Despite Cold War's end, U.S. to launch space-based brain for nuclear war

January 17, 1994|By New York Times News Service

WASHINGTON -- An elaborate satellite system created to help fight a long nuclear war with the Soviet Union is being prepared for launching next month, even as questions mount in Congress about its cost and need, given the diminished prospects for such a conflict.

Built to act as a space-based brain for nuclear war, the Milstar system would be a global switchboard -- a network of satellites to relay military commands long after Washington and the Pentagon were destroyed in battle. It would also be one of the most expensive projects in the Pentagon's history.

Designed to help all U.S. forces to endure a six-month nuclear war, it has already survived attempts by the Air Force to eliminate it to save money.

The Milstar program was begun in the early 1980s as part of the Reagan administration's $180 billion program to strengthen the nuclear arsenal. With the Cold War over, Milstar is now being put forward in slightly scaled back form and as a system that can be adapted for use in nonnuclear conflicts. But critics argue that this task could be handled by simpler equipment for close to half the cost.

While Milstar's ultimate cost remains unclear because of secrecy, technological uncertainty and its being seven years behind, a variety of government officials say it will approach $30 billion over the 20 years from the early 1980s to the turn of the century, which is nearly as much as has been spent separately on the "Star Wars" missile defense system.

"It's difficult to believe you could have a six-month nuclear war, but that's what our strategists planned," said Lou Rodrigues, a senior official of the General Accounting Office, the investigative arm of Congress.

"The Defense Department was committed to the program, and it's very difficult to get them to change gears," said Mr. Rodrigues, who has studied Milstar for three years. "The potential for an all-out nuclear war may be a thing of the past. But it's hard to make people break from the past."

The research and development costs of Milstar remain secret, but an analysis of Pentagon records suggests that this part of the total expense has reached $8 billion.

In addition, the six Milstar spacecraft themselves are the most expensive communications satellites ever designed, costing up to $1.4 billion apiece. Combining the satellites with the rockets to put them in orbit, the space hardware part of the project will cost about $10 billion.

Billions more are being spent on thousands of portable computer terminals and data links to connect commanders, covert special operations units and generals in tractor-trailer trucks that would serve as mobile command centers.

Milstar, which is military shorthand for "military, strategic, tactical and relay system," was conceived as the solution to decades of frustration over the problem of commanding U.S. forces in wartime, according to Pentagon officials and the Lockheed Missile and Space Co., the prime contractor for the project.
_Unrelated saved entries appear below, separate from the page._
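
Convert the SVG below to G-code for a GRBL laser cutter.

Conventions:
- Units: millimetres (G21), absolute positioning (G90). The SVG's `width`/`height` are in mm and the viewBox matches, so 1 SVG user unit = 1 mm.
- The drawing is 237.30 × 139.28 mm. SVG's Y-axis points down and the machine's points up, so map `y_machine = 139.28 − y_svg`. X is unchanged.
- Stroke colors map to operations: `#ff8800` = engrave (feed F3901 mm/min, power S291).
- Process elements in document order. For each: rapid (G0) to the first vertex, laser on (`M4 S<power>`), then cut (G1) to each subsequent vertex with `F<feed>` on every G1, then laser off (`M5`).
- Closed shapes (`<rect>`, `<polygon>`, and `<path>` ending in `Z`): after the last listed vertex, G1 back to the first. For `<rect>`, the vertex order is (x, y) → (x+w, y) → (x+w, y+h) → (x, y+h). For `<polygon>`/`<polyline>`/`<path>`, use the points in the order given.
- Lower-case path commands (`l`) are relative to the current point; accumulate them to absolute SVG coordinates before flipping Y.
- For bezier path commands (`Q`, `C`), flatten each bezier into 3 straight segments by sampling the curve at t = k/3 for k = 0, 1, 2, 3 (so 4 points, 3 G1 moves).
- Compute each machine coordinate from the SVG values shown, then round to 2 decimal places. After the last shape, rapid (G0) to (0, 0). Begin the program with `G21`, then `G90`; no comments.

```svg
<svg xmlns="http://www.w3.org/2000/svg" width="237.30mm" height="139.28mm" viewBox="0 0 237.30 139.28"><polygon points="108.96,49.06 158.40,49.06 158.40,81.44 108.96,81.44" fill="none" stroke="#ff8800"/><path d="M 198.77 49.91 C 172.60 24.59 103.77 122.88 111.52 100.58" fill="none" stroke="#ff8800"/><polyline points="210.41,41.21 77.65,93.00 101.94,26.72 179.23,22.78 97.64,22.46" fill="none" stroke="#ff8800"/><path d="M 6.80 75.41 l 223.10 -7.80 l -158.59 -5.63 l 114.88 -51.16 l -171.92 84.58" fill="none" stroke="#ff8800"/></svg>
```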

It was to be an indestructible central nervous system coordinating missiles, bombers and submarines, a seamless web of leaders, weapons controls, communications and battlefield intelligence.

Once highly secret, the program was first exposed to general debate four years ago. In the first public government report on the program, the Senate Armed Services Committee said, "the Department of Defense has not justified the extraordinary expense of this overdesigned system."
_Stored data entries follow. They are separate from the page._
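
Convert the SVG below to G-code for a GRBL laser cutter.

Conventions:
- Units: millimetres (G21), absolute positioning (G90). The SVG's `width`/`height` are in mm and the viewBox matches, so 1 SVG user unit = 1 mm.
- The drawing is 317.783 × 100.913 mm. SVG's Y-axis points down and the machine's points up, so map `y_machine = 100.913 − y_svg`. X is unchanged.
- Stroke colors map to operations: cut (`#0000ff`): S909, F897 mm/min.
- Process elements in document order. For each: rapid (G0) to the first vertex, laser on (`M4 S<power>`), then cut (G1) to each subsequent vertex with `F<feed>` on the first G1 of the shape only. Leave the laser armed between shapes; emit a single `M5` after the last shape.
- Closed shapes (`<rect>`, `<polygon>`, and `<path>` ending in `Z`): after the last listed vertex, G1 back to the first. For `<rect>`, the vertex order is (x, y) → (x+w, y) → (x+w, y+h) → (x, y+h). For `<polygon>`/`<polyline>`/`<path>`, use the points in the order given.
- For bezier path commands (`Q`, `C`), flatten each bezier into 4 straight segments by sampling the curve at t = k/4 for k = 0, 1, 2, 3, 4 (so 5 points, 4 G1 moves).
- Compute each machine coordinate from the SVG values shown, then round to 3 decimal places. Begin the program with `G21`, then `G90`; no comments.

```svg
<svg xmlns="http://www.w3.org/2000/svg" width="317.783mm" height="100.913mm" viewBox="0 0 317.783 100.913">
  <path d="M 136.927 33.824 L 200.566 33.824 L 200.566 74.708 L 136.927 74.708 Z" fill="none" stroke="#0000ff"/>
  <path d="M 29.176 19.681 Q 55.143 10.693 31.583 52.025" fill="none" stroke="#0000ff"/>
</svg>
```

viewBox `0 0 317.783 100.913` with mm width/height → 1 unit = 1 mm. Flip: y_m = 100.913 − y_svg.

**Shape 1** — `<path>` rectangle, stroke `#0000ff` → cut (S909, F897). Machine vertices: (136.927,67.089) → (200.566,67.089) → (200.566,26.205) → (136.927,26.205) → (136.927,67.089). Closed: final G1 returns to the first vertex.

**Shape 2** — `<path>` quadratic bezier, stroke `#0000ff` → cut (S909, F897). Control points (SVG): P0=(29.176,19.681), P1=(55.143,10.693), P2=(31.583,52.025); sampled at t=k/4. Machine vertices: (29.176,81.232) → (39.064,82.581) → (42.761,77.640) → (40.268,66.409) → (31.583,48.888). Open path.

G21
G90
G0 X136.927 Y67.089
M4 S909
G1 X200.566 Y67.089 F897
G1 X200.566 Y26.205
G1 X136.927 Y26.205
G1 X136.927 Y67.089
G0 X29.176 Y81.232
M4 S909
G1 X39.064 Y82.581 F897
G1 X42.761 Y77.640
G1 X40.268 Y66.409
G1 X31.583 Y48.888
M5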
In the past two years, the system has been scaled down. With two satellites completed, the final four will be adapted to meet the needs of commanders fighting conflicts the size of the rTC Persian Gulf war, and redesigned to make them less sophisticated and more practical, though no less costly.

The first Milstar launching is scheduled for Feb. 5 at Cape Canaveral. The House Government Operations Committee plans hearings on the satellites that week.

The Pentagon could still cancel or alter the program and save billions of dollars, Mr. Rodrigues said. "The capability that we're seeking via the Milstar program could have been gotten, and still could be gotten, for about $18 billion less if they change their approach," he said.